Pribumi – Direktur Eksekutif Center of Energy and Resources Indonesia (CERI) Yusri Usman menilai tindakan yang dilakukan PT Pertamina (Persero) pada satu contohnya pelaksanaan tender minyak mentah ” West Afrika Crude” sejumlah 18 juta barel untuk memenuhi kebutuhan semester 2 yaitu untuk periode Juli – Desember 2016 di Fungsi Integrated Supply Chain (ISC) pada tgl 25 April 2016 , dugaan telah melakukan kebohongan publik atau melanggar prinsip tata kelola perusahaan (Good Corporate Governance/GCG).

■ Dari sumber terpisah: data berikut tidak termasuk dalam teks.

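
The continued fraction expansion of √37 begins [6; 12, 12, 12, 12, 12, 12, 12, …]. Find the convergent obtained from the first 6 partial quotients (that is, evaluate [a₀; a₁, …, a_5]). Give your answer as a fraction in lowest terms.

1555849/255780

a_0 = 6: 6/1
a_1 = 12: 73/12
a_2 = 12: 882/145
a_3 = 12: 10657/1752
a_4 = 12: 128766/21169
a_5 = 12: 1555849/255780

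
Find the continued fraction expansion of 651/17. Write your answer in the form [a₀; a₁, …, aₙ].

Repeatedly divide and take the remainder:
⌊651/17⌋ = 38, remainder 5
⌊17/5⌋ = 3, remainder 2
⌊5/2⌋ = 2, remainder 1
⌊2/1⌋ = 2, remainder 0

[38; 3, 2, 2]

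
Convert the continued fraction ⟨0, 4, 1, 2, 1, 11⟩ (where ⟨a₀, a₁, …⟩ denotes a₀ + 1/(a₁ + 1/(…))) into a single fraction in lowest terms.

47/223

Use the convergent recurrence hₖ = aₖ·hₖ₋₁ + hₖ₋₂ (and likewise for the denominators kₖ):
a_0 = 0: 0/1
a_1 = 4: 1/4
a_2 = 1: 1/5
a_3 = 2: 3/14
a_4 = 1: 4/19
a_5 = 11: 47/223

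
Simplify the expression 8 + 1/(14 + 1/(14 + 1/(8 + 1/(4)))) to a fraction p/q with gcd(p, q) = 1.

Build up convergents one term at a time:
a_0 = 8: 8/1
a_1 = 14: 113/14
a_2 = 14: 1590/197
a_3 = 8: 12833/1590
a_4 = 4: 52922/6557

52922/6557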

Pasalnya yang diundang sebagai peserta tender sangat terbatas hanya sekitar 8 perusahaan trader , anehnya bukan National Oil Company ( NOC ) dari 150 perusahaan yang terdaftar sebagai rekanan ISC , dan waktunya pun sangat singkat dari undangan tender sampai dengan batas waktu pemasukan penawaran tidak lebih dari 40 jam saja , sehingga fakta tersebut sangat berbanding terbalik dengan apa yang selalu diucapkan oleh Dirut Pertamina Dwi Sucipto diberbagai forum energy dan juga oleh Wianda Puspanegoro selaku vice president corporate comunication Pertamina yang dengan mudahnya mengungkapkan bahwa semua proses tender ISC selalu dimuat di situs perseroan, dilakukan secara transparan dan dipilih perusahaan yang memberikan harga terbaik untuk Pertamina dan bisa menghemat sampai dengan USD 561 juta , padahal dari keterangan dari perusahaan yang mengikuti maupun yang tidak diundang tender , faktanya informasi tersebut tidak ada dalam situs Pertamina , kata Yusri seperti dilansir redaksi di Jakarta, Jumat (20/5/2015).
Lebih lanjut Yusri menyatakan bahwa Pertamina sudah memiliki Standard Operating Procedure (SOP) dalam bekerja, ada perintah kerja nya, baik untuk individu, organisasi dan alat, namanya TKI (tata kerja individu), TKO (tata kerja organisasi), dan PO (pedoman operasi) “.
Lagian sejak awal tahun 2015 bahwa keputusan Pertamina menutup cucu perusahaannya PETRAL di Singapore karena ditenggarai selama lebih 12 tahun sebagai sarangnya mafia migas , sehingga dengan semangat visi dan misi melakukan efisiensi dengan memotong pemburu rente dan akan berhubungan langsung dengan produsen minyak ( MNOC dan NOC) serta kilang minyak diluar negeri dan bukan dengan pedagang ( trader).
Suatu hal yang harus sangat dikritisi adalah semua proses bisnis di ISC menurut Yusri , bahwa ISC secara struktural dalam struktur organisasi Pertamina berada langsung dibawah kendali Dirut Pertamina dan dia hanya bisa diperintah dan bertanggung jawab hanya kepada Dirut Pertamina , sehingga kewenangan yang sangat luar biasa menyangkut perencanaan , pelaksanaan tender dan memutuskan sendiri siapa rekanan terpilih untuk setiap pembelian minyak mentah dan BBM setiap tahunnya .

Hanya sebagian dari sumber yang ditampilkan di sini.